Vienna
Austrian bathrooms are wondrously clean and readily findable, even on a Sunday when all stores except “souvenir shops” (an amorphous category, apparently) and restaurants/cafes must be closed. This fortuitous fact was relevant because of the 24-hour stomach bug that bit me before dawn on the day we arrived in Vienna. I’ve never been in Vienna before and was not about to confine myself to quarters, so we went on a walking tour of old Vienna plus – and there is video to prove this – a one-hour waltz lesson. Sandy and I had a blast, and we emerged without having caused lasting damage to one another’s lower extremities.

Bratislava
Score one for global warming, probably. Near-record heat and drought rendered the Danube between Vienna and Budapest impassable, even for a shallow-keeled river boat. Consequently, we took a tour bus to Bratislava – a mere 45 minutes in cruise director time, more like an hour and ten minutes in real-world central European time. The old part of Bratislava is charming, but there’s not much to it. After a walking tour with a wonderful guide, we (surprisingly) enjoyed lunch at the Bratislava Doubletree and then took the bus to Budapest. Two and a half hours in cruise director time, roughly four hours in real-world Central European time, with the last four miles or so consuming the final hour.

Budapest
Driving into Budapest from the northwest, the city makes a poor first impression: block upon block of crumbling concrete apartment buildings and shabby, seedy storefronts. Suddenly, to the left, Buda Castle appears – but the impression improves only marginally; the dome is a patchy green and the building itself, while massive, is dingy and drab.
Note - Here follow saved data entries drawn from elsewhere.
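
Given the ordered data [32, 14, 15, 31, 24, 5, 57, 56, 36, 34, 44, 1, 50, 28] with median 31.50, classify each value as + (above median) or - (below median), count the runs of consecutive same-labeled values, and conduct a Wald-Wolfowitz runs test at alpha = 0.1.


Step 1: Compute median = 31.50; label A = above, B = below.
Labels in order: ABBBBBAAAAABAB  (n_A = 7, n_B = 7)
Step 2: Count runs R = 6.
Step 3: Under H0 (random ordering), E[R] = 2*n_A*n_B/(n_A+n_B) + 1 = 2*7*7/14 + 1 = 8.0000.
        Var[R] = 2*n_A*n_B*(2*n_A*n_B - n_A - n_B) / ((n_A+n_B)^2 * (n_A+n_B-1)) = 8232/2548 = 3.2308.
        SD[R] = 1.7974.
Step 4: Continuity-corrected z = (R + 0.5 - E[R]) / SD[R] = (6 + 0.5 - 8.0000) / 1.7974 = -0.8345.
Step 5: Two-sided p-value via normal approximation = 2*(1 - Phi(|z|)) = 0.403986.
Step 6: alpha = 0.1. fail to reject H0.

R = 6, z = -0.8345, p = 0.403986, fail to reject H0.


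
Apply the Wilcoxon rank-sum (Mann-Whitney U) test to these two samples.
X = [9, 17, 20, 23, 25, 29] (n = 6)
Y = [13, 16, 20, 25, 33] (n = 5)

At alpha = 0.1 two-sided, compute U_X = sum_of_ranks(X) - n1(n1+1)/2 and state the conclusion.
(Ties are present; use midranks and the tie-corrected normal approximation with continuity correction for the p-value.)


Step 1: Combine and sort all 11 observations; assign midranks.
sorted (value, group): (9,X), (13,Y), (16,Y), (17,X), (20,X), (20,Y), (23,X), (25,X), (25,Y), (29,X), (33,Y)
ranks: 9->1, 13->2, 16->3, 17->4, 20->5.5, 20->5.5, 23->7, 25->8.5, 25->8.5, 29->10, 33->11
Step 2: Rank sum for X: R1 = 1 + 4 + 5.5 + 7 + 8.5 + 10 = 36.
Step 3: U_X = R1 - n1(n1+1)/2 = 36 - 6*7/2 = 36 - 21 = 15.
       U_Y = n1*n2 - U_X = 30 - 15 = 15.
Step 4: Ties are present, so use the tie-corrected normal approximation (with continuity correction) for the p-value.
Step 5: p-value = 1.000000; compare to alpha = 0.1. fail to reject H0.

U_X = 15, p = 1.000000, fail to reject H0 at alpha = 0.1.


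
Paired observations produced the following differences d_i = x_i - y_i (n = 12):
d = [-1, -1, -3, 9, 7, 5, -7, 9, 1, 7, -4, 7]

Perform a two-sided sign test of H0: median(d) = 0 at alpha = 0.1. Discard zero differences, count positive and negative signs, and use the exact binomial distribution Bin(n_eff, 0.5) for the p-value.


Step 1: Discard zero differences. Original n = 12; n_eff = number of nonzero differences = 12.
Nonzero differences (with sign): -1, -1, -3, +9, +7, +5, -7, +9, +1, +7, -4, +7
Step 2: Count signs: positive = 7, negative = 5.
Step 3: Under H0: P(positive) = 0.5, so the number of positives S ~ Bin(12, 0.5).
Step 4: Two-sided exact p-value = sum of Bin(12,0.5) probabilities at or below the observed probability = 0.774414.
Step 5: alpha = 0.1. fail to reject H0.

n_eff = 12, pos = 7, neg = 5, p = 0.774414, fail to reject H0.


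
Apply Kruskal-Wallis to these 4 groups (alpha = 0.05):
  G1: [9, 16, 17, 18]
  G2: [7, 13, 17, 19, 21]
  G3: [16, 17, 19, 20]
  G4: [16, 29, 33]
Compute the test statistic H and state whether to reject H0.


Step 1: Combine all N = 16 observations and assign midranks.
sorted (value, group, rank): (7,G2,1), (9,G1,2), (13,G2,3), (16,G1,5), (16,G3,5), (16,G4,5), (17,G1,8), (17,G2,8), (17,G3,8), (18,G1,10), (19,G2,11.5), (19,G3,11.5), (20,G3,13), (21,G2,14), (29,G4,15), (33,G4,16)
Step 2: Sum ranks within each group.
R_1 = 25 (n_1 = 4)
R_2 = 37.5 (n_2 = 5)
R_3 = 37.5 (n_3 = 4)
R_4 = 36 (n_4 = 3)
Step 3: H = 12/(N(N+1)) * sum(R_i^2/n_i) - 3(N+1)
     = 12/(16*17) * (25^2/4 + 37.5^2/5 + 37.5^2/4 + 36^2/3) - 3*17
     = 0.044118 * 1221.06 - 51
     = 2.870404.
Step 4: Ties present; correction factor C = 1 - 54/(16^3 - 16) = 0.986765. Corrected H = 2.870404 / 0.986765 = 2.908905.
Step 5: Under H0, H ~ chi^2(3); p-value = 0.405885.
Step 6: alpha = 0.05. fail to reject H0.

H = 2.9089, df = 3, p = 0.405885, fail to reject H0.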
Then you reach the Danube. Ahead, the glorious Chain Bridge tethers Buda and Pest. Across the bridge lies stately Gresham Palace, and off to the left looms the spectacular Parliament building. Look back toward Buda and admire the Castle (improved by the more distant perspective), iconic Matthias Church, and the graceful twin spires of St. Ann’s Church. As attractive as the vista is during daylight, at night it is magically, breathtakingly illuminated.

Budapest is a wonderful walking city, especially along the Danube. Beautiful bridges, ornate bath houses, majestic churches, and teeming indoor markets are everywhere. The markets are crammed with shops and shoppers selling and buying lace, handcrafted dolls, meats, and many other things, including Unicum – an herb-based liqueur touted as a cure-all for indigestion and many other ailments. Being familiar with indigestion, I bought a small bottle. What they don’t tell you about Unicum is that it is so vile you’d rather have indigestion than invoke its curative properties. (It did stop my heartburn, though.)
And so ended our Danube River cruise. The ship was wonderful, the tours were top-notch, and the scenery, food, and wine were terrific.